By Phil Stewart and Idrees Ali
WASHINGTON (Reuters) -The United States on Monday completed its military withdrawal from Afghanistan after a huge but chaotic airlift that cost the lives of 13 U.S. troops and left behind thousands of Afghans and hundreds of Americans still seeking an escape from Taliban rule.
In a first in the nearly 20 years since al Qaeda’s Sept. 11, 2001, attacks plunged the United States into war, not a “single service member” from the U.S. military was in Afghanistan, the Pentagon said in an afternoon news conference.
“Heartbreak” was the word that U.S. Marine General Frank McKenzie used as he described emotions surrounding the U.S. departure from its longest war after dangerous and tireless efforts by U.S. troops to evacuate American citizens and vulnerable Afghans.
“There’s a lot of heartbreak associated with this departure. We did not get everybody out that we wanted to get out,” McKenzie, the head of the U.S. Central Command, told a Pentagon news briefing.
The top U.S. diplomat in Afghanistan, Ross Wilson, was aboard the last C-17 military transport flight out of Kabul’s airport at 11:59 p.m. Kabul time, along with the commanding general of the U.S. military’s 82nd Airborne Division.

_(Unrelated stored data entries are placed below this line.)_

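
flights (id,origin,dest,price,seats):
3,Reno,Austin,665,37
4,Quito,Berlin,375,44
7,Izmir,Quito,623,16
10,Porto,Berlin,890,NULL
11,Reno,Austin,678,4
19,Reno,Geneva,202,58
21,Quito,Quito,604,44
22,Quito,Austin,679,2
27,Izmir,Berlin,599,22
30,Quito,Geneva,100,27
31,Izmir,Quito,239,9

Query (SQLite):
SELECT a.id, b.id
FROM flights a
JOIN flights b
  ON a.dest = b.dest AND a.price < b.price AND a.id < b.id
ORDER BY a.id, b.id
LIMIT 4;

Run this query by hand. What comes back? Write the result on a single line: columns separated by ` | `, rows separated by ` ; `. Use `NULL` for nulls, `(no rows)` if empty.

3 | 11 ; 3 | 22 ; 4 | 10 ; 4 | 27

Pairs (a,b) with same dest, a.price < b.price, a.id < b.id.
dest groups: Austin:{3,11,22} Berlin:{4,10,27} Geneva:{19,30} Quito:{7,21,31}
Ordered by (a.id, b.id); first 4.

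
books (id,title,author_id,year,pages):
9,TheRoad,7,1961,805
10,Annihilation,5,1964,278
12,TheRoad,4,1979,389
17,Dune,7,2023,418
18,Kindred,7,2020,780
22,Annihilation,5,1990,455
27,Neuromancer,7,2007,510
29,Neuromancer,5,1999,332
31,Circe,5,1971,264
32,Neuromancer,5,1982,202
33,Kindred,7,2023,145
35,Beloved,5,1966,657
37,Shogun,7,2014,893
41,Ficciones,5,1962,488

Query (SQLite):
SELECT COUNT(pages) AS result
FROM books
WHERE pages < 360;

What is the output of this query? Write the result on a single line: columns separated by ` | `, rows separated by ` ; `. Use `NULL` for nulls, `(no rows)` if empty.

5

Rows where pages < 360 → pages values: [278, 332, 264, 202, 145].
COUNT(pages) counts non-NULL values → 5.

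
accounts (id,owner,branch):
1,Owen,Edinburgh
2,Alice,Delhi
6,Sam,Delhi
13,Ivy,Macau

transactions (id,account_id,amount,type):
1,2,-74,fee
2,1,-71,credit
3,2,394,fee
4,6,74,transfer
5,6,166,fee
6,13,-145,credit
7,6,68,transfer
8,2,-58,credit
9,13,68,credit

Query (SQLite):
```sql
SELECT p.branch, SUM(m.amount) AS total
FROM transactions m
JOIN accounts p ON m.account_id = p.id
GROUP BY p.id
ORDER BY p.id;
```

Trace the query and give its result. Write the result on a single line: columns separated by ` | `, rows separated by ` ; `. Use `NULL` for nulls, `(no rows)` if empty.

Edinburgh | -71 ; Delhi | 262 ; Delhi | 308 ; Macau | -77

Join each transactions row to its accounts via account_id.
Group joined rows by accounts.id; compute SUM(m.amount) per group.
  1: ids {2} → SUM(m.amount)=-71
  2: ids {1, 3, 8} → SUM(m.amount)=262
  6: ids {4, 5, 7} → SUM(m.amount)=308
  13: ids {6, 9} → SUM(m.amount)=-77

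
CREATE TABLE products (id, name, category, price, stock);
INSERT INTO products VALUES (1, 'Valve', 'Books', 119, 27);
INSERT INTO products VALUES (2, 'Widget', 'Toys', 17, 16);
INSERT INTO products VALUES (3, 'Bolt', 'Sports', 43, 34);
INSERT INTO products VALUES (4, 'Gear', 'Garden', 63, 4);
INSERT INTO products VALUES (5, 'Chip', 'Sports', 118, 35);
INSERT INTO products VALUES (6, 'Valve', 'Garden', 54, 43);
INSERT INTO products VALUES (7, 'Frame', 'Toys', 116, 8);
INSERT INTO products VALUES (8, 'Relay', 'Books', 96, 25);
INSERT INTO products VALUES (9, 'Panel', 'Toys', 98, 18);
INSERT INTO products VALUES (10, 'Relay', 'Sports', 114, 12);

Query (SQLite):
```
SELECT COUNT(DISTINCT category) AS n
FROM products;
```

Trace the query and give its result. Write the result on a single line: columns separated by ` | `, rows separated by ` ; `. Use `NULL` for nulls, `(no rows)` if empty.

Count distinct non-NULL category values.

4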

More than 122,000 people have been flown out of Kabul since Aug. 14, the day before the Taliban – which harbored the al Qaeda militant group behind the 2001 attacks on New York and Washington – regained control of the country.
“But I think if we’d stayed another 10 days, we wouldn’t have gotten everybody out,” McKenzie said.
As the U.S. troops departed, they destroyed more than 70 aircraft, dozens of armored vehicles and disabled air defenses that had thwarted an attempted Islamic State rocket attack on the eve of the U.S. departure.
Having failed to anticipate the Taliban would prevail so quickly, Washington and its NATO allies were forced into a hasty exit, leaving behind thousands of Afghans who helped them and may have qualified for evacuation and others who feel at risk.
The emergency air evacuation came to an end a minute before a Tuesday deadline set by President Joe Biden, who inherited a troop withdrawal deal made with the Taliban by his predecessor, Donald Trump, and decided to complete the pullout without preconditions.
Biden’s decision has led to the biggest crisis of his young presidency and raised far-reaching questions about the capability of Western democracies to build lasting institutions in their image overseas, and their willingness in the future to do so.
The swift Taliban takeover of Afghanistan has drawn comparisons to the capture of Saigon by North Vietnamese forces in 1975 and shaken generations of U.S. veterans who served there and watched the wars’ final days with sadness.
Biden, in a statement, commended U.S. troops for carrying out the largest airlift in U.S. history “with unmatched courage, professionalism, and resolve.” “Now, our 20-year military presence in Afghanistan has ended,” he said.
Nearly 2,500 Americans have been killed in the conflict, including 13 troops in a suicide bombing by Islamic State last week outside the airport. Many of them were just babies when the Sept. 11, 2001, attacks took place.
TALIBAN COOPERATION?
McKenzie said the Taliban helped secure the airfield as the United States carried out the evacuation. But he cited a rare convergence of interests: The Taliban wanted the United States out of Afghanistan, and the United States wanted to leave.
But he warned that the Taliban would have difficulty grappling with Islamic State, a fierce enemy of both the West and the Taliban. He declined to speculate about future cooperation with the Taliban following the U.S. departure, even as Biden has promised to hunt down Islamic State militants responsible for last week’s bombing.
“They (the Taliban) let a lot of those people … out of prisons and now they’re going to be able to reap what they sow,” McKenzie said.
The withdrawal opens a new chapter in the U.S. effort to keep pressure on groups it sees as mortal enemies, including Islamic State and al Qaeda.
Following the suicide attack last week, the U.S. military flew in drones for strikes in Afghanistan on Friday and Sunday to attack Islamic State targets. Experts warn that U.S. intelligence is far harder to collect from overseas and strikes are more risky.